Which, of course, I did. Who wouldn't? Loulou, Fifi, Moumou, Mimi and Fanfan but did not remember their surnames in any case. The other way of telling them, one from the other, was by the shape and size of their navels. A not altogether convenient way of introducing them to friends.
Anyway we went. A depressing evening it turned out to be. A person of exacting moral standards, Mrs. Alva couldn't get over the fact that any woman would want to take off her clothes, in freezing temperatures, just for the cash.
“George,” she said to me the next morning, a confident smile on her face, “I would like to interview those girls as well as some of the girls on the streets. It would make an interesting report for the bureaucrats who want to bring about some order and hygiene into our red light districts.”
“Do you speak French, Mrs. Alva?” I asked. “No,” she said. “I was hoping you would conduct the interviews, familiar as you are with the French language. Mind you, I shall acknowledge your contribution in my report.”
I do not recall now how I got out of the assignment. I shudder with horror to think I could be leaning against a lamppost asking Foufou, Mimi or whoever why she was doing what she was doing, how often she was medically examined, how much money she made and what categories of men were her customers. I do not like high-heeled women with dresses slit up to their waists, smoking a cigarette from long-stemmed cigarette holders and blowing smoke into the interviewer's face. Violet Alva was a compassionate person and must have felt my anguish. She let me off the hook after some discussion.
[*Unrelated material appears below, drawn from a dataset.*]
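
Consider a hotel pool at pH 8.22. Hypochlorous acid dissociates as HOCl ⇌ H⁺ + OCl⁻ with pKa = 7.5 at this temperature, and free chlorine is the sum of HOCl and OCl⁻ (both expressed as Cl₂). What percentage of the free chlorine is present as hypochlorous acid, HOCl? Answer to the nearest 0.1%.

16.0%

[OCl⁻]/[HOCl] = 10^(pH − pKa) = 10^(8.22 − 7.5) = 10^0.72 = 5.248.
Fraction as HOCl = 1 / (1 + 5.248) = 0.16.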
That is not the only thing I am indebted to her for. When we returned to India and 1 wanted to quit the Indian Air Force after only 12 years of service, I ran against a wall of rules that said “Not possible”. I had to find a way out within the rules, and I did. An officer; it appears, cannot be denied the Constitutional right to run for political office. The Goa elections were due and there were no takers for Congress tickets. Mrs. Violet Alva enrolled me into the Party and persuaded Mr Sanjiviah, the Congress President, to give me a ticket, which he willingly did.
I was “released” from service within 24 hours, but without any benefits of pension or gratuity. Premature release seekers, please note.